Diesmal nehme ich einen Kommentar unter der letzten Kolumne zum Anlass, um über einen Gemeinplatz zu schreiben, der immer wieder beim Sprechen bzw. Schreiben über das Übersetzen auftaucht: alternde Übersetzungen. Konkret bezieht sich die Kommentatorin auf ein Zitat von Michi Strausfeld. In dem zitierten Interview ging es um den verstorbenen Übersetzer Curt Meyer-Clason, und auf die Frage hin, wie die langjährige auf Lateinamerika spezialisierte Lektorin Meyer-Clasons Übersetzungen in der Rückschau bewerte, antwortet sie, das Problem an vielen Übersetzungen sei, dass sie alterten. Und zwar im Gegensatz zu „Originalen“.
Die Neuübersetzung von sogenannten Klassikern ist auf dem Buchmarkt keine Seltenheit. Und auch die Rede von alternden Übersetzungen ist nicht neu. Ich möchte nun die Gelegenheit nutzen, um meine Gedanken dazu zu formulieren. Meiner Ansicht nach beruht diese Behauptung nämlich auf einem Missverständnis. Sogar in der Übersetzungstheorie das „Problem“ alternder Übersetzungen auftaucht: So stellt beispielsweise Antoine Berman die wohl bekannteste Neuübersetzungs-Hypothese auf, die von zahlreichen weiteren Theoretiker*innen aufgegriffen und weitergedacht wird. Bei Berman, der hier im Geiste Walter Benjamins gesehen werden kann, gibt es durch jede Neuübersetzung eine weitere Annäherung an ein Ideal, das am Ende sämtliche Problematiken des Ausgangstextes (Zeitversatz zur Übersetzung, archaische Sprache, Balance zwischen Aneignung und Verfremdung etc.) in idealer Weise löst. Gewissermaßen nähern sich hier die Übersetzungen stufenweise an. Lassen wir das zunächst so stehen. Konsens besteht in der Übersetzungstheorie darüber, dass Übersetzungen den jeweiligen sprachlichen Normen und Gegebenheiten einer Zeit entsprechen und somit in der Zeit ihrer Entstehung verwurzelt sind. Es gebe, so Radegundis Stolze und Hans J. Vermeer, allerdings Ausnahmen, die dann „große Übersetzungen“ genannt werden. Auch das lassen wir zunächst so stehen.
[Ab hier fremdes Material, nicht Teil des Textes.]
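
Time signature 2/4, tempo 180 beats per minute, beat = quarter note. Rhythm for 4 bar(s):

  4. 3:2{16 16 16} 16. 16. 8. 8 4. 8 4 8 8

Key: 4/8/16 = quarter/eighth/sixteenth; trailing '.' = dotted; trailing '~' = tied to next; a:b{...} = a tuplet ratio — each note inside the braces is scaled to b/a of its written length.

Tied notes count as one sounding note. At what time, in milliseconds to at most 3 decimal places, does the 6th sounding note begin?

note 6 onset = 19/8b = 791.667ms

1. 0.0ms @ 0 + 500.0ms (3/2)
2. 500.0ms @ 3/2 + 55.556ms (1/6)
3. 555.556ms @ 5/3 + 55.556ms (1/6)
4. 611.111ms @ 11/6 + 55.556ms (1/6)
5. 666.667ms @ 2 + 125.0ms (3/8)
6. 791.667ms @ 19/8 + 125.0ms (3/8)
7. 916.667ms @ 11/4 + 250.0ms (3/4)
8. 1166.667ms @ 7/2 + 166.667ms (1/2)
9. 1333.333ms @ 4 + 500.0ms (3/2)
10. 1833.333ms @ 11/2 + 166.667ms (1/2)
11. 2000.0ms @ 6 + 333.333ms (1)
12. 2333.333ms @ 7 + 166.667ms (1/2)
13. 2500.0ms @ 15/2 + 166.667ms (1/2)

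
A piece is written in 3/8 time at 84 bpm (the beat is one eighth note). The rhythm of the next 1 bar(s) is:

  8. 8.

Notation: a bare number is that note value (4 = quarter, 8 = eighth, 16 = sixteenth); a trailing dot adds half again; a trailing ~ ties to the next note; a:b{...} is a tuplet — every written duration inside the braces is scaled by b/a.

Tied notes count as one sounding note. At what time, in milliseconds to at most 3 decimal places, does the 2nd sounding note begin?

note 2 onset = 3/2b = 1071.429ms

1. 0.0ms @ 0 + 1071.429ms (3/2)
2. 1071.429ms @ 3/2 + 1071.429ms (3/2)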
Nun. Wer meine Kolumne verfolgt, wird vermutlich schon ahnen, dass ich das anders sehe bzw. aus den Annahmen, die ich für stimmig halte, andere Schlüsse ziehe. Zunächst einmal möchte ich herausstellen, dass alle Texte in einer Zeit, einer Kultur, einer sozialen Schicht und der (sprachlichen wie inhaltlichen) Individualität derjenigen Person verhaftet sind, die den jeweiligen verfasst hat. Kurz: Texte bewegen sich in Kontexten und sind von diesen abhängig. Das gilt für Prosa und Lyrik ebenso wie für Fachtexte sämtlicher Gebiete, von Jura über Wirtschaft bis Medizin. Weil Texte eben nicht im leeren Raum schweben. Weil sie in komplexen Beziehungen zur Realität stehen. Weil sie teilweise Realitäten abbilden, die es zu bestimmten Zeiten noch nicht oder nicht mehr gibt. Weil Sprache lebt und sich entwickelt. Und als sprachliche Ausdrucksformen leben auch Textkonventionen und entwickeln sich. Weil das, was einst skandalös war (eine lesende oder gar schreibende Frau beispielsweise), in anderen Zeiten und an anderen Orten zur Norm gehört. Das ist einfach so. Egal, ob ein Text übersetzt wurde oder nicht.
Folglich bin ich der Ansicht, dass die Annahme, Übersetzungen würden irgendwie in besonderer oder anderer Weise altern, als dies andere Texte tun, fehlgeleitet ist. In der Übersetzungstheorie wurde auch das Hintertürchen „große Übersetzungen“ offen gelassen und hier möchte ich mit meiner Kritik ansetzen.
Auffällig ist, dass Neuübersetzungen in aller Regel nur dann für notwendig befunden werden, wenn sich ein literarisches Werk als kanonisch bzw. „groß“ etabliert hat. Paradebeispiele hierfür sind Don Quijote – 2008 bei Hanser in der Neuübersetzung von Susanne Lange erschienen – dann kommt einem natürlich sofort Schuld und Sühne bzw. Raskolnikow bzw. Verbrechen und Strafe in den Sinn und überhaupt die „großen Russen“, darunter Bulgakows Der Meister und Margarita in der taufrischen Neuübersetzung von Alexandra Berlina vom September 2020 bei Anaconda, um einige relativ willkürliche Beispiele zu nennen.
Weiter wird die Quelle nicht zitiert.